We walked the Beaver Creek trail – an easy trail that meanders for about 2.5 hours through some gorgeous woodland countryside, with snow-capped mountains all around.  So named for the dam that is on the trail, we saw hide nor hair of a beaver, but we did spot elk.  No grizzlies or black bears thank god, although part of me really wanted to see one!

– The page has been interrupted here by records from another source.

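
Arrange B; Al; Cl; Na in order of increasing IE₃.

Al < B < Cl < Na

Consider each +2 ion: B²⁺ still has 1 valence electron; Al²⁺ still has 1 valence electron; Cl²⁺ still has 5 valence electrons; Na²⁺ is already 1 electron into the core.
Pulling an electron out of a noble-gas core costs far more than removing a remaining valence electron, so Na sits at the high end of IE_3.
Valence configurations: B²⁺ [He]2s¹, Al²⁺ [Ne]3s¹, Cl²⁺ [Ne]3s²3p³.
The numbers (kJ/mol): B 3660, Al 2745, Cl 3822, Na 6910.
Hence IE_3: Al < B < Cl < Na.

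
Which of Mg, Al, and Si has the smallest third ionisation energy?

Consider each +2 ion: Mg²⁺ is the bare [Ne] core; Al²⁺ still has 1 valence electron; Si²⁺ still has 2 valence electrons.
Breaking into a closed-shell core is much more expensive than removing a leftover valence electron — Mg has the largest IE_3 here.
Valence configurations: Al²⁺ [Ne]3s¹, Si²⁺ [Ne]3s².
Tabulated IE_3 (kJ/mol): Mg 7733, Al 2745, Si 3232.
So the third ionization energies run Al < Si < Mg.

Al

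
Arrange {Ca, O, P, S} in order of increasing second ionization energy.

Ca < P < S < O

Consider each +1 ion: Ca⁺ still has 1 valence electron; O⁺ still has 5 valence electrons; P⁺ still has 4 valence electrons; S⁺ still has 5 valence electrons.
All are still removing valence electrons, so compare the +1 ions as you would atoms: IE_2 generally rises across a period (higher Z_eff) and falls down a group (larger shell), subject to the usual subshell exceptions.
Valence configurations: Ca⁺ [Ar]4s¹, O⁺ [He]2s²2p³, P⁺ [Ne]3s²3p², S⁺ [Ne]3s²3p³.
The numbers (kJ/mol): Ca 1145, O 3388, P 1907, S 2252.
Overall IE_2 order: Ca < P < S < O.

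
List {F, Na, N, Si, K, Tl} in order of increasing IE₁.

N is in period 2, group 15; F is in period 2, group 17; Na is in period 3, group 1; Si is in period 3, group 14; K is in period 4, group 1; Tl is in period 6, group 13.
IE₁ increases left→right with effective nuclear charge and decreases top→bottom as the valence shell moves farther out.
Here both period and group differ, so the two effects have to be weighed against each other.
Na > K: they share group 1; the group trend gives Na the larger value.
Tl > Na: the two effects oppose for this pair; the across-period effect wins (589 vs 496 kJ/mol).
Si > Tl: both effects reinforce here, so Si is clearly the higher of the two.
N > Si: both effects reinforce here, so N is clearly the higher of the two.
F > N: both are in period 2; the period trend gives F the larger value.
Approximate values (kJ/mol): N 1402, F 1681, Na 496, Si 786, K 419, Tl 589.
So from lowest to highest: K < Na < Tl < Si < N < F.

K < Na < Tl < Si < N < F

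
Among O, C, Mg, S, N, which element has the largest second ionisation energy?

O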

There’s plenty of animal spotting to be done in the northern part of Yellowstone.  The park has a huge population of bison or buffalo, with more visitors being gored by bison each year than attacked by grizzlies!  We saw plenty of bad-tempered bison lowering their heads at passing cars, as if to charge, but they are the most easily accessible animals, with large herds grazing right next to the road.   We headed out through the Lamar Valley in the early evening to have dinner at Cooke City, a sweet little town on the outskirts of the park (where it snowed), where we also got to see a moose grazing by the side of the forest.  Animals are best spotted at dusk, with Lamar Valley being one of the best places to spot them.  We saw a group of people with high-powered cameras and telescopes camped out by their cars, bundled up against the cold, waiting for a family of wolves, called the Lamar Canyon Pack, that habits the area.  The lovely lady we spoke to (who kindly let us look at a grizzly through her high-powered telescope – the highlight of my day), spoke with sadness about the Druid Peak Pack, so infamous that people from all around the world came to see them.  They contracted mange – a disease easily cured with antibiotics – but the park board decided to let nature take its course and earlier this year the last female in the pack died.  Now the wolf population in Yellowstone National Park is threatened, with the Lamar Canyon crew being one of the few thriving packs in the park.  They have devoted followers who brave the cold, snow and rain to get a rare glimpse.  They know the individuals in the pack, their cubs, their habits.  The tenderness with which the lady we spoke to described the pack, the affection she has for these beautiful animals, the heartbreak she had experienced at watching the Druid pack dwindle to a few sick animals, was incredibly touching.  The wolf fans all had their powerful telescopes focused on the carcass of an elk the pack had killed the previous day then dragged to the edge of a lake, hoping they’d come down and finish off the meal.  It was getting dark and Jon and I had a two hour drive back to Bozeman, so we couldn’t stay around to see if they turned up.

The next day we focused on the mid to Southern sections of the park.  There aren’t really any animals to see this far down, but plenty of thermal activity with several hot lakes, geysers and waterfalls.  We drove past gorgeous Lake Yellowstone which was partially frozen, ringed with snow-capped peaks. 
The real reason to come to this area is Old Faithful.  When you enter the park the ranger gives you a number to call, with the predicted times of eruption.  Eruptions are roughly 90 mins apart, an interval which has increased steadily since the geyser was discovered.  Early pioneers used to put their laundry over the geyser, taking advantage of the 44m spout of boiling water.  Benches surround the site, hundreds of people gathered to watch the geothermal phenomenon.  On cue, almost to the minute, the geyser starts fizzing, the pressure beneath building up to eventually culminate in a huge spout of boiling water, steam pouring off it, to the amazed gasps of the watching audience.  It lasts for a couple of minutes before diminishing slowly.  The region is historical, the Old Faithful lodge has been there since the 1800s and booked up years in advance.  As National Parks go, Yellowstone has to be up there with the best of them, one of the natural wonders of the world.